Apakah kamu nyata?
***
Menemukanmu dalam tidur, hanya akan membuatku lebur. Menjadi debur kesekian yang lelah menggoda karang. Kamu adalah timur, ketika aku tidak mampu menjadi barat yang menjadikanmu tertambat.
Sedangkan malam, selalu memberi petunjuk agar aku tetap tersesat. Masuk ke lorong sepi agar aku tidak perlu sibuk menepi. Kamu berdiri di persimpangan, dan aku lupa cara berjalan. Aku hanya mampu berbisik pada kupu-kupu bersayap biru, untuk hinggap di pundakmu.

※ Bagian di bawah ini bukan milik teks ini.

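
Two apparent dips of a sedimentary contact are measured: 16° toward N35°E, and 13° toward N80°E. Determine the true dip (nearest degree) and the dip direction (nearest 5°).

The two traces are lines in the plane: v₁ = (sin 35°·cos 16°, cos 35°·cos 16°, −sin 16°), v₂ = (sin 80°·cos 13°, cos 80°·cos 13°, −sin 13°).
n = v₁ × v₂ = (0.130, 0.140, 0.662) (taken with n_z > 0).
True dip = arccos(n_z / |n|) = arccos(0.9606) = 16.1°.
Dip direction = atan2(0.130, 0.140) = 43° (azimuth of n's horizontal projection).

true dip 16°, dip direction 045°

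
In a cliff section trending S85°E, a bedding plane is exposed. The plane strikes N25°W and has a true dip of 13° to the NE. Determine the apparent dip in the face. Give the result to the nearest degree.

11°

Angle between strike (N25°W) and section (S85°E): β = 60°.
tan α = tan 13° × sin 60° = 0.2309 × 0.8660 = 0.1999
α = arctan(0.1999) = 11.31°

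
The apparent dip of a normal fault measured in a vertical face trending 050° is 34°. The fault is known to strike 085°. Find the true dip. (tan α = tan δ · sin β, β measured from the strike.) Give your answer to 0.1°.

49.6°

β = acute angle between strike 085° and section 050° = 35°.
tan δ = tan α / sin β = tan 34° / sin 35° = 0.6745 / 0.5736 = 1.1760
true dip = arctan 1.1760 = 49.62°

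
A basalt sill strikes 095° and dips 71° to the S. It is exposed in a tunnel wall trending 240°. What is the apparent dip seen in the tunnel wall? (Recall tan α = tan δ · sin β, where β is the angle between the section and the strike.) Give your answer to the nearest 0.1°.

The section lies 35° from the strike.
tan α = tan 71° × sin 35° = 2.9042 × 0.5736 = 1.6658
apparent dip = arctan 1.6658 = 59.02°

59.0°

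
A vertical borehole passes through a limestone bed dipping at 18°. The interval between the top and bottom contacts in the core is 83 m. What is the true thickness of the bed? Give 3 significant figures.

True thickness t = h · cos(dip) = 83 × cos 18°
t = 83 × 0.9511 = 78.938 m

78.9 m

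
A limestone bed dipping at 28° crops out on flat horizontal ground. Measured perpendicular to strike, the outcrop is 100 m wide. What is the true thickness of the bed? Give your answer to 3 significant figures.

True thickness t = w · sin(dip) = 100 × sin 28°
t = 100 × 0.4695 = 46.947 m

46.9 m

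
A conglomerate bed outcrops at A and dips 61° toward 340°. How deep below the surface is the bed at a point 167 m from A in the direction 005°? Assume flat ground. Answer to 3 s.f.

The hole lies 25° from the dip direction, so the down-dip offset is 167 × cos 25° = 151.35 m.
Depth = down-dip offset × tan(dip) = 151.35 × tan 61° = 151.35 × 1.8040
Depth = 273.05 m

273 m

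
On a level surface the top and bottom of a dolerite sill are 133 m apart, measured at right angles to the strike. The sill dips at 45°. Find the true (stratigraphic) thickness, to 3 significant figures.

94.0 m

True thickness t = w · sin(dip) = 133 × sin 45°
t = 133 × 0.7071 = 94.045 m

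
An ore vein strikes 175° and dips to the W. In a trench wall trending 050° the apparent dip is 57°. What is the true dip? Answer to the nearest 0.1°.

β = acute angle between strike 175° and section 050° = 55°.
tan(true dip) = tan 57° / sin 55° = 1.8798
true dip = arctan 1.8798 = 61.99°

62.0°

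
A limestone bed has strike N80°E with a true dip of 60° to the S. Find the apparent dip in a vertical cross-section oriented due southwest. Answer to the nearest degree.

The section lies 35° from the strike.
tan α = tan 60° × sin 35° = 1.7321 × 0.5736 = 0.9935
α = arctan(0.9935) = 44.81°

45°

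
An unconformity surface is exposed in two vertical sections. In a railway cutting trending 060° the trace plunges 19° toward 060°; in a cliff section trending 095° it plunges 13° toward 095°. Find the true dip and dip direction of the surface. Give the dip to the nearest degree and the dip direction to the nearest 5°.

true dip 20°, dip direction 045°

Each apparent-dip line lies in the plane. As unit vectors (x east, y north, z up), v₁ plunges 19°→060° and v₂ plunges 13°→095°.
The plane normal is n = v₁ × v₂ ∝ (0.134, 0.132, 0.528).
tan δ = √(n_x²+n_y²)/n_z = 0.188/0.528, so δ = 19.6°.
Dip direction = atan2(0.134, 0.132) = 45° (azimuth of n's horizontal projection).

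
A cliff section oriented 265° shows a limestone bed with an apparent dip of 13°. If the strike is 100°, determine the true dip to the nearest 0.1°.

β = acute angle between strike 100° and section 265° = 15°.
tan δ = tan α / sin β = tan 13° / sin 15° = 0.2309 / 0.2588 = 0.8920
δ = arctan(0.8920) = 41.73°

41.7°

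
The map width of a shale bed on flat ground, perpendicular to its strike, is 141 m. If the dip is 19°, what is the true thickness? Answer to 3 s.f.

45.9 m

True thickness t = w · sin(dip) = 141 × sin 19°
t = 141 × 0.3256 = 45.905 m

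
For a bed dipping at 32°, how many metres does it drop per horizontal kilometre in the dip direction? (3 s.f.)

drop per km = 1000 × tan 32° = 1000 × 0.6249

625 m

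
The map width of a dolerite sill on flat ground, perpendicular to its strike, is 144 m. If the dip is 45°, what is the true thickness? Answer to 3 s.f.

102 m

True thickness t = w · sin(dip) = 144 × sin 45°
t = 144 × 0.7071 = 101.823 m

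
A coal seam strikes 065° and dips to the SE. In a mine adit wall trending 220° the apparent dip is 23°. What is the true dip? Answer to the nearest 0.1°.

45.1°

The section is 25° from the strike.
tan δ = tan α / sin β = tan 23° / sin 25° = 0.4245 / 0.4226 = 1.0044
δ = arctan(1.0044) = 45.13°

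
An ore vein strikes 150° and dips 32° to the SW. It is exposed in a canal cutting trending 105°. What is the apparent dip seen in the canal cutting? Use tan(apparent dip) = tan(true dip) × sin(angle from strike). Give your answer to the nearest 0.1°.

The section lies 45° from the strike.
tan(apparent dip) = tan 32° · sin 45° = 0.4418
apparent dip = arctan 0.4418 = 23.84°

23.8°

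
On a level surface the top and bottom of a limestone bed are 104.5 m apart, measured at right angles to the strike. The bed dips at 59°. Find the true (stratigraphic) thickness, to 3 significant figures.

89.6 m

True thickness t = w · sin(dip) = 104.5 × sin 59°
t = 104.5 × 0.8572 = 89.574 m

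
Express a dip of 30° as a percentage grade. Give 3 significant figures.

grade % = 100 × tan 30° = 100 × 0.5774

57.7%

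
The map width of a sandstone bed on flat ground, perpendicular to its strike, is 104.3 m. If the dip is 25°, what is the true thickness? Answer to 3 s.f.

44.1 m

True thickness t = w · sin(dip) = 104.3 × sin 25°
t = 104.3 × 0.4226 = 44.079 m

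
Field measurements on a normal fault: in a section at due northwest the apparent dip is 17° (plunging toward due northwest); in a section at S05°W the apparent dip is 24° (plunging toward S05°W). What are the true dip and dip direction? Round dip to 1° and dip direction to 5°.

Represent each trace as a vector plunging at its apparent dip toward its trend (east-north-up frame): v₁ = (-0.676, 0.676, -0.292), v₂ = (-0.080, -0.910, -0.407).
Cross product v₁ × v₂ gives the pole to the plane: n ∝ (-0.541, -0.252, 0.669).
True dip = arccos(n_z / |n|) = arccos(0.7463) = 41.7°.
Dip direction = azimuth of (n_x, n_y) = atan2(-0.541, -0.252) = 245°.

true dip 42°, dip direction 245°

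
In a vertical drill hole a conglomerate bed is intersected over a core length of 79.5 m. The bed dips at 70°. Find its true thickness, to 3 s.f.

True thickness t = h · cos(dip) = 79.5 × cos 70°
t = 79.5 × 0.3420 = 27.191 m

27.2 m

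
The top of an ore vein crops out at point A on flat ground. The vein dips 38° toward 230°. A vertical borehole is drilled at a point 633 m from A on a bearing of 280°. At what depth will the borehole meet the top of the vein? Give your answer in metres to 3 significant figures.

318 m

The hole lies 50° from the dip direction, so the down-dip offset is 633 × cos 50° = 406.88 m.
Depth = down-dip offset × tan(dip) = 406.88 × tan 38° = 406.88 × 0.7813
Depth = 317.89 m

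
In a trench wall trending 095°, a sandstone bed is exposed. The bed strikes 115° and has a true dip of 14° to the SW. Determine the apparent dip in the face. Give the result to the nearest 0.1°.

4.9°

The section lies 20° from the strike.
tan(apparent dip) = tan 14° · sin 20° = 0.0853
apparent dip = arctan 0.0853 = 4.87°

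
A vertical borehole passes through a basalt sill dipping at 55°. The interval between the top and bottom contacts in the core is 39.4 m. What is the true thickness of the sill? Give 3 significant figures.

22.6 m

True thickness t = h · cos(dip) = 39.4 × cos 55°
t = 39.4 × 0.5736 = 22.599 m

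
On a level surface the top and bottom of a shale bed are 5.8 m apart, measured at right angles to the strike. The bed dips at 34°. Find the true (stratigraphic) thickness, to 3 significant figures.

True thickness t = w · sin(dip) = 5.8 × sin 34°
t = 5.8 × 0.5592 = 3.243 m

3.24 m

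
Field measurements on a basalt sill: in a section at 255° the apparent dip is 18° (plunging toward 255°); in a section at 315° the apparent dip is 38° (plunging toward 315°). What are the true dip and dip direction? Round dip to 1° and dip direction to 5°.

true dip 38°, dip direction 320°

The two traces are lines in the plane: v₁ = (sin 255°·cos 18°, cos 255°·cos 18°, −sin 18°), v₂ = (sin 315°·cos 38°, cos 315°·cos 38°, −sin 38°).
Cross product v₁ × v₂ gives the pole to the plane: n ∝ (-0.324, 0.393, 0.649).
True dip = arccos(n_z / |n|) = arccos(0.7866) = 38.1°.
Dip direction = azimuth of (n_x, n_y) = atan2(-0.324, 0.393) = 321°.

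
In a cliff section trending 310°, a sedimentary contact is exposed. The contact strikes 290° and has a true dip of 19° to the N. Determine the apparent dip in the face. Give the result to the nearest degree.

7°

The strike is 290° and the section trends 310°; the acute angle between them is β = 20°.
tan α = tan 19° × sin 20° = 0.3443 × 0.3420 = 0.1178
apparent dip = arctan 0.1178 = 6.72°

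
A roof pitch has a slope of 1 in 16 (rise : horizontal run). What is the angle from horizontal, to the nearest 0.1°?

3.6°

tan θ = 1/16 = 0.0625
θ = arctan(0.0625) = 3.58°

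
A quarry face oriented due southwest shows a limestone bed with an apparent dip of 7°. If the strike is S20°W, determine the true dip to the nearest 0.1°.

16.2°

The section is 25° from the strike.
tan(true dip) = tan 7° / sin 25° = 0.2905
true dip = arctan 0.2905 = 16.20°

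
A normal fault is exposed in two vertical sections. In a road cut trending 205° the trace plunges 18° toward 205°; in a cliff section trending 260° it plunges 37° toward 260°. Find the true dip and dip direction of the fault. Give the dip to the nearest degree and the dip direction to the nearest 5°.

true dip 37°, dip direction 270°

The two traces are lines in the plane: v₁ = (sin 205°·cos 18°, cos 205°·cos 18°, −sin 18°), v₂ = (sin 260°·cos 37°, cos 260°·cos 37°, −sin 37°).
n = v₁ × v₂ = (-0.476, -0.001, 0.622) (taken with n_z > 0).
Dip δ = arctan(|n_h|/n_z) = arctan(0.476/0.622) = 37.4°.
Dip direction = azimuth of (n_x, n_y) = atan2(-0.476, -0.001) = 270°.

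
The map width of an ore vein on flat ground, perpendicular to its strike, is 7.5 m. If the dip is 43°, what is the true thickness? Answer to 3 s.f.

True thickness t = w · sin(dip) = 7.5 × sin 43°
t = 7.5 × 0.6820 = 5.115 m

5.11 m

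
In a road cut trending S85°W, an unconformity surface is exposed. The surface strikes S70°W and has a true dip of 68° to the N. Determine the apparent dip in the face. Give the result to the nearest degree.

33°

Angle between strike (S70°W) and section (S85°W): β = 15°.
tan α = tan 68° × sin 15° = 2.4751 × 0.2588 = 0.6406
apparent dip = arctan 0.6406 = 32.64°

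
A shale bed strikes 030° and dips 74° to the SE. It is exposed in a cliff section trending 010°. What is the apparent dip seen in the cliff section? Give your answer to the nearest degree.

Angle between strike (030°) and section (010°): β = 20°.
tan(apparent dip) = tan 74° · sin 20° = 1.1928
apparent dip = arctan 1.1928 = 50.02°

50°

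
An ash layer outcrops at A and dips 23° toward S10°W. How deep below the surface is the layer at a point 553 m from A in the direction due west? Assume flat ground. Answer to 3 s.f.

40.8 m

The hole lies 80° from the dip direction, so the down-dip offset is 553 × cos 80° = 96.03 m.
Depth = down-dip offset × tan(dip) = 96.03 × tan 23° = 96.03 × 0.4245
Depth = 40.76 m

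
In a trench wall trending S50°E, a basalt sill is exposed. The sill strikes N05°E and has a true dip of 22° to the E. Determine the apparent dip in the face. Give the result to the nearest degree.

The section lies 55° from the strike.
tan(apparent dip) = tan 22° · sin 55° = 0.3310
α = arctan(0.3310) = 18.31°

18°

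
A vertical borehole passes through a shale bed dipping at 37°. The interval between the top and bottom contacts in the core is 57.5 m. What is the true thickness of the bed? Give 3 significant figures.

45.9 m

True thickness t = h · cos(dip) = 57.5 × cos 37°
t = 57.5 × 0.7986 = 45.922 m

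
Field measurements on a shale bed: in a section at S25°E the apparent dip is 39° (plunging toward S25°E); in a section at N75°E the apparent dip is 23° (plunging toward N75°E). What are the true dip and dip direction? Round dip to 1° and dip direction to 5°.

true dip 41°, dip direction 135°

The two traces are lines in the plane: v₁ = (sin 155°·cos 39°, cos 155°·cos 39°, −sin 39°), v₂ = (sin 75°·cos 23°, cos 75°·cos 23°, −sin 23°).
n = v₁ × v₂ = (0.425, -0.431, 0.704) (taken with n_z > 0).
tan δ = √(n_x²+n_y²)/n_z = 0.606/0.704, so δ = 40.7°.
The horizontal component of n points toward azimuth atan2(n_x, n_y) = 135°, the dip direction.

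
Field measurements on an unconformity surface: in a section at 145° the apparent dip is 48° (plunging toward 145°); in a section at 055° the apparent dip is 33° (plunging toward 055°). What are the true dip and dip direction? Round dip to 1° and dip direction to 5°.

true dip 52°, dip direction 115°

The two traces are lines in the plane: v₁ = (sin 145°·cos 48°, cos 145°·cos 48°, −sin 48°), v₂ = (sin 55°·cos 33°, cos 55°·cos 33°, −sin 33°).
n = v₁ × v₂ = (0.656, -0.302, 0.561) (taken with n_z > 0).
tan δ = √(n_x²+n_y²)/n_z = 0.722/0.561, so δ = 52.1°.
The horizontal component of n points toward azimuth atan2(n_x, n_y) = 115°, the dip direction.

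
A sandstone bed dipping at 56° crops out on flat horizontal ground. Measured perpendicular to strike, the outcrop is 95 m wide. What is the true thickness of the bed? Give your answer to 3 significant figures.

True thickness t = w · sin(dip) = 95 × sin 56°
t = 95 × 0.8290 = 78.759 m

78.8 m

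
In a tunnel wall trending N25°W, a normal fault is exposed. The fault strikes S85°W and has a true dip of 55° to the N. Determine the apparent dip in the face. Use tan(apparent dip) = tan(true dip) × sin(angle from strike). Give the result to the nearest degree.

Angle between strike (S85°W) and section (N25°W): β = 70°.
tan(apparent dip) = tan 55° · sin 70° = 1.3420
apparent dip = arctan 1.3420 = 53.31°

53°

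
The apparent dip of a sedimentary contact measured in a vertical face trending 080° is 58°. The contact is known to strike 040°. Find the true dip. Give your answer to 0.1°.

68.1°

The section is 40° from the strike.
tan δ = tan α / sin β = tan 58° / sin 40° = 1.6003 / 0.6428 = 2.4897
δ = arctan(2.4897) = 68.12°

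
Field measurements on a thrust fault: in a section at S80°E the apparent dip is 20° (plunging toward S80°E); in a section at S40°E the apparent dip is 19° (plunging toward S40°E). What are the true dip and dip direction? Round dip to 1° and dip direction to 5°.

Represent each trace as a vector plunging at its apparent dip toward its trend (east-north-up frame): v₁ = (0.925, -0.163, -0.342), v₂ = (0.608, -0.724, -0.326).
The plane normal is n = v₁ × v₂ ∝ (0.195, -0.093, 0.571).
tan δ = √(n_x²+n_y²)/n_z = 0.216/0.571, so δ = 20.7°.
The horizontal component of n points toward azimuth atan2(n_x, n_y) = 116°, the dip direction.

true dip 21°, dip direction 115°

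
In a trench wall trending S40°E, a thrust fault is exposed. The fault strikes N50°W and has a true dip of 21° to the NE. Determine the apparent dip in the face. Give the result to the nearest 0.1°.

3.8°

The strike is N50°W and the section trends S40°E; the acute angle between them is β = 10°.
tan α = tan 21° × sin 10° = 0.3839 × 0.1736 = 0.0667
α = arctan(0.0667) = 3.81°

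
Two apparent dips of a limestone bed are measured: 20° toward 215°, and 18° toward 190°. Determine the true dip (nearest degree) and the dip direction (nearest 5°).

Represent each trace as a vector plunging at its apparent dip toward its trend (east-north-up frame): v₁ = (-0.539, -0.770, -0.342), v₂ = (-0.165, -0.937, -0.309).
The plane normal is n = v₁ × v₂ ∝ (-0.082, -0.110, 0.378).
True dip = arccos(n_z / |n|) = arccos(0.9396) = 20.0°.
The horizontal component of n points toward azimuth atan2(n_x, n_y) = 217°, the dip direction.

true dip 20°, dip direction 215°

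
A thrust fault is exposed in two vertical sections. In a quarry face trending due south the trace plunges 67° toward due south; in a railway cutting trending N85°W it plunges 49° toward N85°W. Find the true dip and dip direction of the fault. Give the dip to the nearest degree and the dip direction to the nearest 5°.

The two traces are lines in the plane: v₁ = (sin 180°·cos 67°, cos 180°·cos 67°, −sin 67°), v₂ = (sin 275°·cos 49°, cos 275°·cos 49°, −sin 49°).
The plane normal is n = v₁ × v₂ ∝ (-0.348, -0.602, 0.255).
tan δ = √(n_x²+n_y²)/n_z = 0.695/0.255, so δ = 69.8°.
Dip direction = azimuth of (n_x, n_y) = atan2(-0.348, -0.602) = 210°.

true dip 70°, dip direction 210°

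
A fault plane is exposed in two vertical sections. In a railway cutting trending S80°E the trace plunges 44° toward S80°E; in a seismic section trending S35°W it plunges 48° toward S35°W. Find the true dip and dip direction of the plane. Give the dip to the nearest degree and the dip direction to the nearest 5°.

Represent each trace as a vector plunging at its apparent dip toward its trend (east-north-up frame): v₁ = (0.708, -0.125, -0.695), v₂ = (-0.384, -0.548, -0.743).
Cross product v₁ × v₂ gives the pole to the plane: n ∝ (0.288, -0.793, 0.436).
tan δ = √(n_x²+n_y²)/n_z = 0.844/0.436, so δ = 62.7°.
The horizontal component of n points toward azimuth atan2(n_x, n_y) = 160°, the dip direction.

true dip 63°, dip direction 160°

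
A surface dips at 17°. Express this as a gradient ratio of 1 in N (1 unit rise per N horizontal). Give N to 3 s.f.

1 : N means tan θ = 1/N, so N = 1/tan 17° = 1/0.3057

1 in 3.27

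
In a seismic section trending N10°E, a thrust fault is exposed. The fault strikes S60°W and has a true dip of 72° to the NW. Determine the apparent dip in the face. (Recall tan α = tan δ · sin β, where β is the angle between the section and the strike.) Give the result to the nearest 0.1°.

67.0°

The strike is S60°W and the section trends N10°E; the acute angle between them is β = 50°.
tan(apparent dip) = tan 72° · sin 50° = 2.3576
α = arctan(2.3576) = 67.02°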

Ya, tanpa pesan. Aku tidak ingin bicara pada sebuah hologram pikiran. Kamu ada di sana bukan untuk kulimpahi perasaan. Kamu adalah mimpi, selama mimpi belum menjadi kamu. Aku memilih bermimpi, karena pagi tidak ingin dinanti.
Berapa lama aku tenggelam?
Kamu sudah luruh dalam azan dini hari yang terdengar dari jauh. Beberapa ratus menit lagi, matahari akan meninggi. Aku tidak bisa pura-pura mati. Barangkali, senja sudi datang lebih awal hari ini.
Tunggu, kapan terakhir kali aku terjaga dengan perasaan hangat?
Pagi itu sungguh berbeda. Kamu masih ada, dan mataku sudah terbuka.
***
Aku bertanya sekali lagi, "Apakah kamu nyata?"